La raison est en fait assez simple. Ce sont des architectures de type Transformer, et une fois l’entraînement terminé, les poids sont fixes. Si on fait l’analogie avec le cerveau, ça veut dire qu’il n’y a pas de neuroplasticité à proprement parler. Le modèle a appris un très grand nombre de régularités et il est capable de les restituer remarquablement bien pour une tâche donnée. Ce qu’il ne peut pas faire, c’est la boucle du miroir : regarder l’effet de ce qu’il vient de produire et réécrire sa propre procédure en conséquence.
National Gallery of Art, Washington
Par contre, il y a une objection à cet argument, et elle est sérieuse. Ces modèles s’adaptent bel et bien dans une conversation : donnez-leur trois exemples dans le contexte et ils attrapent la règle. C’est ce qu’on appelle l’apprentissage en contexte, et c’est une vraie adaptation.
Simplement, elle est transitoire. Elle vit dans la fenêtre de contexte, elle est bornée par sa taille, et rien de ce qui s’y passe ne remonte dans les poids. À la conversation suivante, la leçon est perdue et tout recommence. C’est une mémoire de travail sans consolidation, ce qui, en tout cas de mon point de vue, renforce l’argument au lieu de l’affaiblir. La plasticité manque exactement là où les deux patients montrent qu’elle est décisive.
Ce qui se procéduralise en premier
À partir de là, on peut regarder les métiers autrement.
Ceux qui reposent majoritairement sur la restitution d’une procédure sont clairement les premiers concernés. Le graphiste devant son logiciel, qui exécute une suite de gestes appris. Le développeur, dès qu’un programme est assez simple pour être écrit sans y penser. Je ne porte pas de jugement sur la valeur de ces métiers, j’observe seulement quelle part de leur travail avait déjà été procéduralisée.
Les chiffres, puisqu’il y en a, méritent d’être cités correctement. Le papier publié par OpenAI il y a dix jours estime qu’environ 80 % de la population active américaine pourrait voir au moins 10 % de ses tâches touchées par ces modèles, et qu’environ 19 % des travailleurs pourraient en voir au moins la moitié. Ce sont des travailleurs et des tâches, pas des emplois supprimés, et la distinction n’a rien de cosmétique.
Ce qui résiste est plus intéressant. Un directeur artistique, un directeur technique, ne tiennent pas parce qu’ils seraient plus intelligents que les autres. Ils tiennent parce que ce qui fait leur réussite sur le long terme est précisément la boucle dont je parlais : regarder l’environnement, constater que la procédure qui marchait ailleurs ne marche pas ici, et la changer.
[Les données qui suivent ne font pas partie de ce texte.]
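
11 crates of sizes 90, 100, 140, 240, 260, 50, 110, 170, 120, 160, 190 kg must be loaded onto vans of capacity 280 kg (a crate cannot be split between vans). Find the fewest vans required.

Total = 260 + 240 + 190 + 170 + 160 + 140 + 120 + 110 + 100 + 90 + 50 = 1630 kg.
Lower bound: ⌈1630/280⌉ = 6 vans.
A packing using 7 vans:
  van 1: 260 = 260
  van 2: 240 = 240
  van 3: 190 + 90 = 280
  van 4: 170 + 110 = 280
  van 5: 160 + 120 = 280
  van 6: 140 + 100 = 240
  van 7: 50 = 50
No arrangement into 6 vans stays within capacity, so 7 is optimal.

7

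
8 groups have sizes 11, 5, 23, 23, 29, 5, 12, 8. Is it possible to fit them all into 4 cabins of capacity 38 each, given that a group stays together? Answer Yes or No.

Yes

A valid assignment using 4 cabins:
  cabin 1: 29 + 8 = 37
  cabin 2: 23 + 12 = 35
  cabin 3: 23 + 11 = 34
  cabin 4: 5 + 5 = 10
Every load is within 38, so 4 cabins suffice.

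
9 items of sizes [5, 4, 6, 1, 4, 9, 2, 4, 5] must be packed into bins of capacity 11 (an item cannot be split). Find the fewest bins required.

Total = 9 + 6 + 5 + 5 + 4 + 4 + 4 + 2 + 1 = 40.
Lower bound: ⌈40/11⌉ = 4 bins.
A packing using 4 bins:
  bin 1: 9 + 2 = 11
  bin 2: 6 + 5 = 11
  bin 3: 5 + 4 + 1 = 10
  bin 4: 4 + 4 = 8
This matches the lower bound, so 4 is optimal.

4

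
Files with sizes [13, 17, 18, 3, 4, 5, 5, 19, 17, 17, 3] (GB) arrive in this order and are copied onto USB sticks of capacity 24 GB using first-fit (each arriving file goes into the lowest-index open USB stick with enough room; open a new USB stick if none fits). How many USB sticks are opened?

  13 → USB stick 1 (new)  [load 13/24]
  17 → USB stick 2 (new)  [load 17/24]
  18 → USB stick 3 (new)  [load 18/24]
  3 → USB stick 1  [load 16/24]
  4 → USB stick 1  [load 20/24]
  5 → USB stick 2  [load 22/24]
  5 → USB stick 3  [load 23/24]
  19 → USB stick 4 (new)  [load 19/24]
  17 → USB stick 5 (new)  [load 17/24]
  17 → USB stick 6 (new)  [load 17/24]
  3 → USB stick 1  [load 23/24]
6 USB sticks opened.

6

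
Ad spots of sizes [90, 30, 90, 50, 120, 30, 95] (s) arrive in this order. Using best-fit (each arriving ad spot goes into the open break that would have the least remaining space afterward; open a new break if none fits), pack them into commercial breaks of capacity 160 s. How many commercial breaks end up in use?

  90 → break 1 (new)  [load 90/160]
  30 → break 1  [load 120/160]
  90 → break 2 (new)  [load 90/160]
  50 → break 2  [load 140/160]
  120 → break 3 (new)  [load 120/160]
  30 → break 1  [load 150/160]
  95 → break 4 (new)  [load 95/160]
4 commercial breaks opened.

4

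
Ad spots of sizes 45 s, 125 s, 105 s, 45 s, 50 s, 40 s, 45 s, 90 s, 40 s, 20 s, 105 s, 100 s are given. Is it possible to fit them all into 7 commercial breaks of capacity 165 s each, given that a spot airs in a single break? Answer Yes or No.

Yes

A valid assignment using 6 commercial breaks:
  break 1: 125 + 40 = 165
  break 2: 105 + 50 = 155
  break 3: 105 + 45 = 150
  break 4: 100 + 45 + 20 = 165
  break 5: 90 + 45 = 135
  break 6: 40 = 40
That uses only 6 ≤ 7, so 7 commercial breaks are enough.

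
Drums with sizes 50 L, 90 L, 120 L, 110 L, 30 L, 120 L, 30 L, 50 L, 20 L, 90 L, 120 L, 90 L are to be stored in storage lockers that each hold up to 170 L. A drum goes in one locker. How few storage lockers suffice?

Total = 120 + 120 + 120 + 110 + 90 + 90 + 90 + 50 + 50 + 30 + 30 + 20 = 920 L.
Lower bound: ⌈920/170⌉ = 6 storage lockers.
Also, 7 drums each exceed 85 L, and no two of those can share a locker, so at least 7 storage lockers are needed.
A packing using 7 storage lockers:
  locker 1: 120 + 50 = 170
  locker 2: 120 + 50 = 170
  locker 3: 120 + 30 + 20 = 170
  locker 4: 110 + 30 = 140
  locker 5: 90 = 90
  locker 6: 90 = 90
  locker 7: 90 = 90
This matches the lower bound, so 7 is optimal.

7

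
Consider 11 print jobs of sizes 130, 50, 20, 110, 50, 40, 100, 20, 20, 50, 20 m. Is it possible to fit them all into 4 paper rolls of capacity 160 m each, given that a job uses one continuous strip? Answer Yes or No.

A valid assignment using 4 paper rolls:
  roll 1: 130 + 20 = 150
  roll 2: 110 + 50 = 160
  roll 3: 100 + 50 = 150
  roll 4: 50 + 40 + 20 + 20 + 20 = 150
Every load is within 160 m, so 4 paper rolls suffice.

Yes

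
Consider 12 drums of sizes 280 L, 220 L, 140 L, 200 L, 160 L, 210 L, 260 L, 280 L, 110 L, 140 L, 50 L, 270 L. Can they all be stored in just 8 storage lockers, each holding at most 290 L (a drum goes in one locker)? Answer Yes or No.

No

Total = 2320 L; ⌈2320/290⌉ = 8.
The bound of 8 does not rule out 8, but exhaustive search shows no assignment into 8 storage lockers of capacity 290 L exists — the minimum is 9.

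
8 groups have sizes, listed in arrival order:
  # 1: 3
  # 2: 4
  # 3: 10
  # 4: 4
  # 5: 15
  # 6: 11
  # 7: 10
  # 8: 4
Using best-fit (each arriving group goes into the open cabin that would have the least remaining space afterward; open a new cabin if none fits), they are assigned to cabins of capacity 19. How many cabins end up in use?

4

  3 → cabin 1 (new)  [load 3/19]
  4 → cabin 1  [load 7/19]
  10 → cabin 1  [load 17/19]
  4 → cabin 2 (new)  [load 4/19]
  15 → cabin 2  [load 19/19]
  11 → cabin 3 (new)  [load 11/19]
  10 → cabin 4 (new)  [load 10/19]
  4 → cabin 3  [load 15/19]
4 cabins opened.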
Un modèle fondamental sait très bien dérouler un plan connu à partir d’un contexte donné. C’est l’adaptation de ce plan, au fil de l’eau, qui reste hors de sa portée.
Alors la question qui compte pour l’avenir, et je n’ai pas de réponse à donner aujourd’hui, c’est de savoir si ces systèmes vont rester à ce stade, à répliquer la mémoire procédurale de manière extrêmement efficace, potentiellement plus efficace qu’un humain sur certaines tâches, ou s’ils vont remonter la chaîne de valeur cognitive jusqu’au système 2, et jusqu’à s’améliorer eux-mêmes.
En tout cas je sais où regarder. Le jour où l’un de ces systèmes constatera l’effet de ce qu’il vient de faire et modifiera ce qu’il est en conséquence, plutôt que de recommencer chaque conversation avec les mêmes poids, ce sera arrivé.